ExxonMobil (XOM -1.58%) is a titan. As recently as 2007, it sat atop the Fortune 500 with a market cap of $426 million. Today, it sits outside the top 10 -- surpassed over the last 15 years by Apple (AAPL 0.30%), Microsoft (MSFT 0.67%), and Amazon (AMZN 0.91%), to name just a few.
However, ExxonMobil is flipping the script this year. After years of underperforming technology-sector megacaps, Exxon is making up ground. Its 42% year-to-date gain is well ahead of Apple, Microsoft, and Amazon -- all of whom have seen their share prices retreat in 2022.
So is now the time to buy ExxonMobil? Here are two reasons to pull the trigger now and one reason to hesitate.
The first reason to buy: ExxonMobil is awash in a sea of cash
With oil and gas prices soaring, ExxonMobil is generating cash hand over fist. The company recorded $36.1 billion of free cash flow (FCF) in 2021 -- its highest total since 2009. Even though its debt load ballooned during the pandemic, ExxonMobil prioritized shoring up its balance sheet last year by paying down $19.7 billion in debt, a reduction of 29%. This gives the company some breathing room, and it's likely to return more of its FCF to investors in the future.
The second reason to buy: A rock-solid dividend
There's one thing that ExxonMobil has done every year without fail, dating back 39 years: It raised its annual dividend. The company managed to extend the streak even during the pandemic.

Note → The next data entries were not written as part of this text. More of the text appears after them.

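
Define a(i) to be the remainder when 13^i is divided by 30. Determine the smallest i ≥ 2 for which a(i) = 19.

Listing terms: a(1) = 13; a(2) = 19; a(3) = 7; a(4) = 1; a(5) = 13.
Since a(5) = a(1) = 13, the sequence is periodic with period 4.
The value 19 first appears (with i ≥ 2) at a(2).

2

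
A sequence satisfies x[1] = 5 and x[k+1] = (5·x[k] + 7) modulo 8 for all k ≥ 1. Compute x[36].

Listing terms: x[1] = 5; x[2] = 0; x[3] = 7; x[4] = 2; x[5] = 1; x[6] = 4; x[7] = 3; x[8] = 6; x[9] = 5.
The sequence repeats with period 8.
(36 - 1) mod 8 = 3, so x[36] = x[4] = 2.

2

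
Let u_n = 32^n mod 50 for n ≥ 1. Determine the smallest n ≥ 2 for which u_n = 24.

2

Computing terms: u_1 = 32,  u_2 = 24,  u_3 = 18,  u_4 = 26,  u_5 = 32.
The sequence repeats with period 4.
The value 24 first appears (with n ≥ 2) at u_2.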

With revenues soaring and FCF approaching record highs, everyone expects ExxonMobil to continue the tradition. The only question is by how much. Furthermore, with the cash accumulating, a special dividend or an increase to the existing $10 billion share buyback program isn't unreasonable.
One reason to hesitate
If there's one thing to remember about energy stocks, it's that they're cyclical. Energy prices rise, and they fall, too. It's impossible to predict when this will happen, but it surely will, and it's a risk for ExxonMobil, just like any other energy company. Whether it is due to additional supply coming online from a country like Iran or Venezuela, changes to U.S. domestic energy policy that might incentivize more production, or something else entirely, oil prices will likely eventually move lower. And when they do, ExxonMobil's share price is likely to fall.
The above 20-year chart shows how the two move in tandem. During some stretches, the correlation approached 1.0, meaning that ExxonMobil's stock price moved in perfect harmony with oil prices. The company can somewhat insulate itself by keeping costs low, but ultimately, the stock price will suffer if oil prices take a nosedive.